State of the art Chinese Word Segmentation with Bi-LSTMs (Ji Ma, Kuzman Ganchev and David Weiss, EMNLP 2018) - (https://aclweb.org/anthology/D18-1529)
Python3.6.X, Tensorflow 1.12.0
In this project, four chinese datasets (AS,CITYU,MSR and PKU) were used to train the deep learning model for chinese word segmentation task.

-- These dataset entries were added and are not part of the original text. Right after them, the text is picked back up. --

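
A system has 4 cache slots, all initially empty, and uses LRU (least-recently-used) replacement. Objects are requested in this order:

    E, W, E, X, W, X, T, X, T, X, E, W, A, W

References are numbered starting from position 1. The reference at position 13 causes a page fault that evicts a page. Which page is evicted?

pos 1: E → fault, frames (E)
pos 2: W → fault, frames (E W)
pos 3: E → hit
pos 4: X → fault, frames (W E X)
pos 5: W → hit
pos 6: X → hit
pos 7: T → fault, frames (E W X T)
pos 8: X → hit
pos 9: T → hit
pos 10: X → hit
pos 11: E → hit
pos 12: W → hit
pos 13: A → fault, evict T, frames (X E W A)
At position 13, page T is evicted.

T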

These datasets can be gotten from: http://sighan.cs.uchicago.edu/bakeoff2005/
Run: python3 train.py
input_file_path is the path that contains no-space chinese sequence.
label_file_path is the path that contains the chinese sequence labels in BIES format.

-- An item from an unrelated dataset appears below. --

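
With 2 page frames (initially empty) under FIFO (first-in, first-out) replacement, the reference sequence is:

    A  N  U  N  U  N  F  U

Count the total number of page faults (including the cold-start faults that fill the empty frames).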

Run: python3 preprocess.py original_file_path input_file_path output_file_path
original_file_path is the file that contains the chinese sequence.
input_file_path is the path to save the no-space chinese sequence.

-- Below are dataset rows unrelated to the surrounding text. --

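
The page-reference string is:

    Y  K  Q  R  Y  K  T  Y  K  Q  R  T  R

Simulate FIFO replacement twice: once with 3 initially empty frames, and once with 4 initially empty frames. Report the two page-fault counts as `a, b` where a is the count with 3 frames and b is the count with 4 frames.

9, 10

3 frames: F F F F F F F . . F F . . → 9 faults.
4 frames: F F F F . . F F F F F F . → 10 faults.
10 > 9: adding a frame increased faults — Belady's anomaly.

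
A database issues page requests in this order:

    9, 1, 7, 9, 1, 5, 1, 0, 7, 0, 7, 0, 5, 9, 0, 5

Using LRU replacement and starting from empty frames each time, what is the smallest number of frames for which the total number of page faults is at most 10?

3

f=1: 16 faults
f=2: 12 faults
f=3: 8 faults
f=4: 7 faults
f=5: 5 faults
Smallest f with faults ≤ 10 is 3.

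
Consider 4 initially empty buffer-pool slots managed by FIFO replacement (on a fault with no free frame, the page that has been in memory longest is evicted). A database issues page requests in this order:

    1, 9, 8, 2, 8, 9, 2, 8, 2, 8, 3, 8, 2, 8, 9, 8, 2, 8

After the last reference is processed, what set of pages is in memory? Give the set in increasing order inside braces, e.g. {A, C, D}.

1 → miss, frames [1]
9 → miss, frames [1, 9]
8 → miss, frames [1, 9, 8]
2 → miss, frames [1, 9, 8, 2]
8 → hit
9 → hit
2 → hit
8 → hit
2 → hit
8 → hit
3 → miss, evict 1, frames [9, 8, 2, 3]
8 → hit
2 → hit
8 → hit
9 → hit
8 → hit
2 → hit
8 → hit

{2, 3, 8, 9}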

label_file_path is the path to save the chinese sequence labels in BIES format.
Run: python3 predict.py input_path output_path resources_path
input_path is the file that contains the no-space chinese sequence.
output_path is the path to save the predictions in BIES format.
resources_path is the path to the saved model.
The saved model and extras can be downloaded from http://bit.ly/2PKGZBg and placed in the resources folder.
Run: python3 score.py predicition_file gold_file
prediction_file is the file that contains the predicitions in BIES format from previous step.
gold_file is the path to the gold file in BIES format.